Definitely one of the stranger books I've read this year, but also one of the best. To a certain degree the book is limited by it's central gimmick -- real-life Socialist muckraking writer Upton Sinclair (about whom the reader need know nothing) keeps returning from the dead to spread the good word about the working man's struggle for a decent life. He "keeps" returning from the dead because every time he comes back, there are glory-seekers determined to put him back under in order to protect America from godless Socialism. If this sounds like some piece of strange science-fiction, well, it kind of is. But it's mainly a satire of the contemporary American political scene, with Sinclair standing in for the far left. But even more than that, it's a very clever and funny piece of satire -- which is rare indeed.
Bachelder wisely recognizes the limitations of his premise, and thus engages it in a very loose manner by riffing on it in lots of different formats. There is a running storyline concerning this iteration of the undead Sinclair, as he moves around the country aided by his secretary/personal assistant, holing up in remote cabins to write, and making clandestine visits to underground meetings. However, sprinkled into this are letters from Sinclair to his son, Amazon.com reviews of some of Sinclair's 90 books (most of which bear the dreaded "Be the first to review this item."), transcripts from a 1-800 "I Saw Sinclair" hotline, hilarious memos (including one from Sinclair to NFL Commissioner Paul Tagliabule about the need for instant replay), a reading list and syllabus for a writing course taught by Sinclair, newspaper editorials, interviews, an eBay auction listing (for a bullet that killed Sinclair), song lyrics, and other such artifacts of popular culture.
As we learn more about Sinclair, we also learn more about the cult of celebrity that has arisen around his killers.
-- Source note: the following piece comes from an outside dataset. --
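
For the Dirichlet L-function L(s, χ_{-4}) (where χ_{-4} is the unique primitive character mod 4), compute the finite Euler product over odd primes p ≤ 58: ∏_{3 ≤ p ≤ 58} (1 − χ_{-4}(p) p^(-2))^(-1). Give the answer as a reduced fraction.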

Indeed, the main story thread leads Sinclair toward a small town celebration (he thinks it's to honor him, but it's actually to burn his books), where the country's top Sinclair hunters (many of whom have been hired by corporate interests) hope to bag him. There's a great little subplot about the grizzled old veteran killer vs. the brash young upstart. There's another subplot involving Sinclair's folk singer son which suffers a bit from underdevelopment.
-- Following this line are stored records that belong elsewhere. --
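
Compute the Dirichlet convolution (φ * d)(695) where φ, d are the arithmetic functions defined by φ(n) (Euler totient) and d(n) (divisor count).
(φ * d)(695) = 840

Divisors of 695: [1, 5, 139, 695]. For each d | 695:
  d = 1: φ(1) · d(695/1) = 1 · 4 = 4
  d = 5: φ(5) · d(695/5) = 4 · 2 = 8
  d = 139: φ(139) · d(695/139) = 138 · 2 = 276
  d = 695: φ(695) · d(695/695) = 552 · 1 = 552
Summing: (φ * d)(695) = 4 + 8 + 276 + 552 = 840.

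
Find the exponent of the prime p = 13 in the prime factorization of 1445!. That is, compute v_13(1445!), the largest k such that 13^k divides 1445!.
v_13(1445!) = 119

Legendre's formula: v_p(n!) = Σ_{k ≥ 1} ⌊n / p^k⌋. For p = 13, n = 1445, the terms are:
  ⌊1445/13^1⌋ = ⌊1445/13⌋ = 111
  ⌊1445/13^2⌋ = ⌊1445/169⌋ = 8
(the next term ⌊1445/13^3⌋ = 0, terminating the sum). Summing: v_13(1445!) = 111 + 8 = 119.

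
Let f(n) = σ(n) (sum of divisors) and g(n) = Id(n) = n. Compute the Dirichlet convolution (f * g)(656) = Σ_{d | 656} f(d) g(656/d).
(σ * Id)(656) = 10707

Divisors of 656: [1, 2, 4, 8, 16, 41, 82, 164, 328, 656]. For each d | 656:
  d = 1: σ(1) · Id(656/1) = 1 · 656 = 656
  d = 2: σ(2) · Id(656/2) = 3 · 328 = 984
  d = 4: σ(4) · Id(656/4) = 7 · 164 = 1148
  d = 8: σ(8) · Id(656/8) = 15 · 82 = 1230
  d = 16: σ(16) · Id(656/16) = 31 · 41 = 1271
  d = 41: σ(41) · Id(656/41) = 42 · 16 = 672
  d = 82: σ(82) · Id(656/82) = 126 · 8 = 1008
  d = 164: σ(164) · Id(656/164) = 294 · 4 = 1176
  d = 328: σ(328) · Id(656/328) = 630 · 2 = 1260
  d = 656: σ(656) · Id(656/656) = 1302 · 1 = 1302
Summing: (σ * Id)(656) = 656 + 984 + 1148 + 1230 + 1271 + 672 + 1008 + 1176 + 1260 + 1302 = 10707.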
But beneath all this, there's a clear message -- the bumbling, almost unbearably earnest, permanently outraged, ever-pedantic Sinclair is a symbol of all that's wrong with the American left and yet paradoxically, also what's right. Although Sinclair's neverending sub-mediocre writing is mercilessly skewered throughout the book, his dogged dedication to (and faith in) an ideal is both touching and ultimately inspiring. This is another major theme of the book, the intersection of art and politics, and the difficulty faced by the artist who dares to mix the two. Bachelder's book manages the tricky task of both doing this and commenting on it at the same time, while shifting ably between slapstick comedy, family pathos, blind zealotry, pop culture riffing, and even moments of quiet reflection. This is both an entertaining and excellent novel.